Electroencephalography (EEG), a technique for measuring brain activity, has long been a cornerstone of diagnosing neurological conditions like epilepsy, brain tumors, and head trauma. However, the process often proves time-consuming and uncomfortable for patients, with head shape, skull size, and more playing a role in how accurate the readings can be. Luckily, researchers have created a temporary EEG tattoo that can help.
Researchers at the University of Texas at Austin created the new procedure, which simplifies and enhances the EEG process. These tattoos, created using specialized conductive ink, offer a more efficient and patient-friendly approach to brainwave monitoring.
The EEG tattoo’s ink is made from two polymers: poly(3,4-ethylenedioxythiophene) (PEDOT) and polystyrene sulfonate (PSS). These materials are known for their conductivity and durability. They also avoid irritating the skin. To ensure precise electrode placement, a computer program generates a personalized design based on a 3D scan of the patient’s scalp.

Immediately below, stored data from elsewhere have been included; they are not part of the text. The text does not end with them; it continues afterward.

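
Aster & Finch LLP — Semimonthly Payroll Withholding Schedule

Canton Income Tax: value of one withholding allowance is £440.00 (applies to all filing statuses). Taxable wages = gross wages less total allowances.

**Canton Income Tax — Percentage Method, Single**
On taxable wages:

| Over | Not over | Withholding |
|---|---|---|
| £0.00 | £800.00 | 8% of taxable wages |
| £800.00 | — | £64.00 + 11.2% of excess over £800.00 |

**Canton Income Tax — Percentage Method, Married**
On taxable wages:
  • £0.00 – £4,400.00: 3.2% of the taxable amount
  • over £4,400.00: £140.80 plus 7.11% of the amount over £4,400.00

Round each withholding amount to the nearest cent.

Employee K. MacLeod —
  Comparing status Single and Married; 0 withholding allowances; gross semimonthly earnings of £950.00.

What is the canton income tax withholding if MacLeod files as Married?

Canton Income Tax (Married): taxable = £950.00
  3.2% × £950.00 = £30.40

£30.40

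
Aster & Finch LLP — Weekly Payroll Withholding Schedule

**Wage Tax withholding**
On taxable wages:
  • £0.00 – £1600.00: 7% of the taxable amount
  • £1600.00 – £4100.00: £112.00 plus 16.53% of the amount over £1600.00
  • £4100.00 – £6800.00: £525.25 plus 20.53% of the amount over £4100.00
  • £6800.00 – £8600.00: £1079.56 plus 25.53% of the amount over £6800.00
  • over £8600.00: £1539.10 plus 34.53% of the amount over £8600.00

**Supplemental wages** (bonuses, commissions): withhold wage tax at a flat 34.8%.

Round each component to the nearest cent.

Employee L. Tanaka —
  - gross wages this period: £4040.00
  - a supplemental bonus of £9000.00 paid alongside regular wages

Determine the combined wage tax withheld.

Wage Tax: taxable = £4040.00
  £112.00 + 16.53% × (£4040.00 − £1600.00) = £112.00 + 16.53% × £2440.00 = £515.33
Supplemental (34.8% flat on bonus): 34.8% × £9000.00 = £3132.00
Total wage tax: £515.33 + £3132.00 = £3647.33

£3647.33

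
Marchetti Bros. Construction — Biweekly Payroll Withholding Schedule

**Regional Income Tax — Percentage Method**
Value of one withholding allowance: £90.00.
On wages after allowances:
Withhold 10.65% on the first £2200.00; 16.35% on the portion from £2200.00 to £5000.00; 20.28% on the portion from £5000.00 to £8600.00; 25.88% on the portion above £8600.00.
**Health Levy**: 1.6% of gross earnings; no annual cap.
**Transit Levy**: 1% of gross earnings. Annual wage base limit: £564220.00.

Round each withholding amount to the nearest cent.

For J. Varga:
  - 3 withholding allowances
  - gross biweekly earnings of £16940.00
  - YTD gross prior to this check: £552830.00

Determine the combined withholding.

Regional Income Tax: taxable = £16940.00 − 3×£90.00 = £16670.00
  £1422.18 + 25.88% × (£16670.00 − £8600.00) = £1422.18 + 25.88% × £8070.00 = £3510.70
Health Levy: 1.6% × £16940.00 = £271.04
Transit Levy: cap £564220.00 − YTD £552830.00 = £11390.00 subject; 1% × £11390.00 = £113.90
Total: £3510.70 + £271.04 + £113.90 = £3895.64

£3895.64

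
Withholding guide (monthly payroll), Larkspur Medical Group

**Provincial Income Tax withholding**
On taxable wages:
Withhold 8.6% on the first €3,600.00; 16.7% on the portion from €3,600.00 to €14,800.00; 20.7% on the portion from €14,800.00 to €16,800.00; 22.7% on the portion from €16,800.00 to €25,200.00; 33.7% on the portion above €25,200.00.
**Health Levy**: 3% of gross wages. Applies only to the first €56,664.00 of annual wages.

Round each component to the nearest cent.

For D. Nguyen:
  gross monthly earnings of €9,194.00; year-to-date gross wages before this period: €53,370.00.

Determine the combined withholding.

Provincial Income Tax: taxable = €9,194.00
  €309.60 + 16.7% × (€9,194.00 − €3,600.00) = €309.60 + 16.7% × €5,594.00 = €1,243.80
Health Levy: cap €56,664.00 − YTD €53,370.00 = €3,294.00 subject; 3% × €3,294.00 = €98.82
Total: €1,243.80 + €98.82 = €1,342.62

€1,342.62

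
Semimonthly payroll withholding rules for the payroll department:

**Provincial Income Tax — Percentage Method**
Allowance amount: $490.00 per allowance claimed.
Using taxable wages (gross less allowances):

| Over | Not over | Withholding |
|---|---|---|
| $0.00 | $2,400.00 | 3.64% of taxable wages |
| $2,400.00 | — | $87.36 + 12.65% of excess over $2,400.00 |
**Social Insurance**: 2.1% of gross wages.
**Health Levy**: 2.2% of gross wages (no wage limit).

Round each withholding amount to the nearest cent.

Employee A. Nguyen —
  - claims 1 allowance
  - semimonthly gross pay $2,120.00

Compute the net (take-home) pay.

Provincial Income Tax: taxable = $2,120.00 − 1×$490.00 = $1,630.00
  3.64% × $1,630.00 = $59.33
Social Insurance: 2.1% × $2,120.00 = $44.52
Health Levy: 2.2% × $2,120.00 = $46.64
Total withheld: $59.33 + $44.52 + $46.64 = $150.49
Net pay: $2,120.00 − $150.49 = $1,969.51

$1,969.51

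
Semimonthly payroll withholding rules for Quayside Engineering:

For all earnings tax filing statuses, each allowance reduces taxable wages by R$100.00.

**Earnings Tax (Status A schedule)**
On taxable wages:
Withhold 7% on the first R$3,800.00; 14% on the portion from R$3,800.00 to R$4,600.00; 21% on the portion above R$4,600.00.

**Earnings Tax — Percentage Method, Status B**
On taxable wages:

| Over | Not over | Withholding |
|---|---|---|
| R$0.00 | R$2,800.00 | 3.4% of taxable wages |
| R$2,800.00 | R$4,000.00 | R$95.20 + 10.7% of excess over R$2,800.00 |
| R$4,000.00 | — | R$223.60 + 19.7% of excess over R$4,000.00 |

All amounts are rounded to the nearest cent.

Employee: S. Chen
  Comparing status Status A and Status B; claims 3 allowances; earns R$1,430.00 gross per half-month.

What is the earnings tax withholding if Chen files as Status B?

Earnings Tax (Status B): taxable = R$1,430.00 − 3×R$100.00 = R$1,130.00
  3.4% × R$1,130.00 = R$38.42

R$38.42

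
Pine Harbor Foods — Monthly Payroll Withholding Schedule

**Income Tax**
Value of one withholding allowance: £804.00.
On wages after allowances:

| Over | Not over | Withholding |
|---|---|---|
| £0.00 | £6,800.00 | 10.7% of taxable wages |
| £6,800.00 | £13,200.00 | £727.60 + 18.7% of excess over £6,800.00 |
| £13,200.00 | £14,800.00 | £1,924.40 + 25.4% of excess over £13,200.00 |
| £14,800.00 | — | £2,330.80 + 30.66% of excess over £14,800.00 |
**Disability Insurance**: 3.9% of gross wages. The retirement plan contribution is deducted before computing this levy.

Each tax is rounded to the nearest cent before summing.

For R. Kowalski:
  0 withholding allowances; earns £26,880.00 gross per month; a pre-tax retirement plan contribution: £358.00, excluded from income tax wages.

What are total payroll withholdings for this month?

Income Tax: taxable = £26,880.00 − £358.00 = £26,522.00
  £2,330.80 + 30.66% × (£26,522.00 − £14,800.00) = £2,330.80 + 30.66% × £11,722.00 = £5,924.77
Disability Insurance: 3.9% × £26,522.00 = £1,034.36
Total: £5,924.77 + £1,034.36 = £6,959.13

£6,959.13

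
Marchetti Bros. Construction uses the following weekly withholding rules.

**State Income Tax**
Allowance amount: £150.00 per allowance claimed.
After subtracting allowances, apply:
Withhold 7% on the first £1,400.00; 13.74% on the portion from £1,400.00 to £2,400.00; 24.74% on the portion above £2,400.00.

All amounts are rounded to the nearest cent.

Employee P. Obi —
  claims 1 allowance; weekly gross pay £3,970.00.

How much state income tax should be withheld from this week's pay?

State Income Tax: taxable = £3,970.00 − 1×£150.00 = £3,820.00
  £235.40 + 24.74% × (£3,820.00 − £2,400.00) = £235.40 + 24.74% × £1,420.00 = £586.71

£586.71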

From here, a robotic arm then prints the tattoo directly onto the skin. The result is a lightweight, skin-friendly e-tattoo that can pick up high-quality brain signals. This advanced system uses two types of ink formulations: one for electrodes that detect brain activity and another for connections that lead to the back of the neck.
While physical wires currently carry signals from the tattoo to a recording device, the research team envisions a wireless future, with embedded data transmitters eliminating the need for cables altogether when these EEG tattoos are utilized.
Testing so far has shown promising results, too, especially on individuals with bald or buzz-cut hairstyles. For those with thick, curly hair, the team is exploring modifications, such as redesigned nozzles or robotic fingers to part hair during the printing process.
The potential of these temporary EEG tattoos extends beyond practicality. By reducing preparation time and patient discomfort, they could make brain monitoring more accessible and appealing for widespread clinical and research applications. This could make it much easier to analyze the brain and brain conditions, including brain-related diseases like Alzheimer’s.